Orang itu gak bisa suka sama dua orang yang sifatnya berbeda. Itu pasti,
apalagi orangnya gak pernah ada, cuma bayang-bayang”
“Aku bisa, air
mataku sudah membuktikan bahwa Aku bisa”
“bukan jaminan,
air matamu itu tetap untuk Heldy, bukan Samudra”
“terus gimana Aku
ngeyakinin Kamu?”
“biar Aku yang
tau jawabannya sendiri. Ada hal yang gak perlu dijelaskan Mel, Kamu harus paham
itu, kata Heldy pun begitu”
“tapi Heldy
lupa, ada perasaan juga yang tidak bisa dijelaskan. Dan perasaan itu ketika tak
sesuai, rasanya sakit sekali”
“ya mungkin Kamu
benar”
“Aku bakal
berusaha Sam”
“semoga saja”
“lalu kenapa Kamu
mau nemenin Aku?”
“itu bedanya Mel, Aku mencintai Melina bukan Engel. Suratmu itu hanya supaya Aku tau
bagaimana keseharianmu, Kamu suka apa dan bagaiamana. Aku gak sampe menyukai
engel”
Mereka berbicara
tak saling tatap. Tangan pun berjauhan seperti tak kenal. Kedua remaja itu
memastikan hal-hal yang rumit. Mereka menentukan apa yang pada akhirnya pun tak
jelas.
“boleh Aku minta
satu hal kepadamu Sam?” Melina menoleh. Jilbabnya terlihat kusut basah penuh
keringat. Matanya sayu dan merah.
“apa itu” Sam pun
menghadapkan wajahnya kepada Melina.
Tiga jam lebih
mereka bertukar kata, baru sekarang saling melihat. Benar-benar aneh.
“Aku mau
merasakan pelukanmu, yang nyata yang tak cuma sebatas kata-kata dalam penutup
surat”
“hah?, Kamu
serius?”
“serius dan ingin
secepatnya”
“oke, ini pilihan
yang sulit ditolak”
Keduanya
berpelukan.
Bulan dan
cahaya-cahaya mengkilap menjadi saksi bisu daripada pertemuan itu. Rasa haru
bercampur aduk dengan gelisah dan rindu. Ini masih tetap bukan cinta, ini hanya
awal ataupun akhir yang tak satupun dapat menjawabnya. Mereka menikmati
keraguan penuh suka duka dan air mata.
“tenanglah,
tenanglah wahai manusia” alam raya menyapa dengan khidmat.
“kalian
menikmati, kami akan memberikan senyuman padanya yang saling berbagi cinta”
Desir angin
datang dengan cukup. Bunga-bunga matahari bergerak berhimpitan penuh keriangan.

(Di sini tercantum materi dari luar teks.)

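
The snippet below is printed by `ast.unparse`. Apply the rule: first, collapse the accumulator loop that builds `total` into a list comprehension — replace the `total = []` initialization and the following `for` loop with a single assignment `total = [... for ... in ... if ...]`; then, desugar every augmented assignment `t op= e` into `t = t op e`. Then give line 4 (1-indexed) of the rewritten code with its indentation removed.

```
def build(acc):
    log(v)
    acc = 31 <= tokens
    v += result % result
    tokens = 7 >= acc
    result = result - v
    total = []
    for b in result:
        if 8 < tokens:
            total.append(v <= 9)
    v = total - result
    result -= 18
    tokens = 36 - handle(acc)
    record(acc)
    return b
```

v = v + result % result

Transformed code:
def build(acc):
    log(v)
    acc = 31 <= tokens
    v = v + result % result
    tokens = 7 >= acc
    result = result - v
    total = [v <= 9 for b in result if 8 < tokens]
    v = total - result
    result = result - 18
    tokens = 36 - handle(acc)
    record(acc)
    return b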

Tak ada suara, tak ada bising, tak ada gegap gempita. Semuanya tampak baik dan
romantis.
Baru sekitar dua
puluh detik mereka berpelukan, tiba-tiba saja anak kecil berlari ke arah mereka
untuk mengambil bola. Bola itu jatuh tepat dihadapan kedua anak SMA yang sedang
dimadu kasih dan berpeluk tubuh.
“iiiiiih Kakak-Kakak
pacaraaaaaaaaaaan, pornooooooo”
Sam dan Melina
kemudian melepaskan pelukan. Keduanya tertawa terbahak-bahak. Pipi mereka
merona menampakan malu. Air mata Melina kini hilang. Kebimbangan Sam juga
sirna. Semoga saja tidak begitu cepat mereka melupakan malam ini.
“terima kasih ya Sam”
“sama-sama Melina”
“Kamu mau kan
nganter Aku pulang?”
“kemanapun Mel,
asalkan itu bisa bikin Kamu merasa tenang Aku suka”
“yaudah Aku gak
jadi pulang”
“kenapa?”
“karena Aku
merasa tenang kalo ada disampingmu, jadi untuk apa Aku pergi”
“ah Kamu emang
pinter ngerayu, pinter mengaduk-aduk perasaan orang”
Ini hanya
pembuka. Ini juga akhir daripada cerita. Setelah perpisahan kenaikan kelas,
semua keadaannya telah jauh berbeda.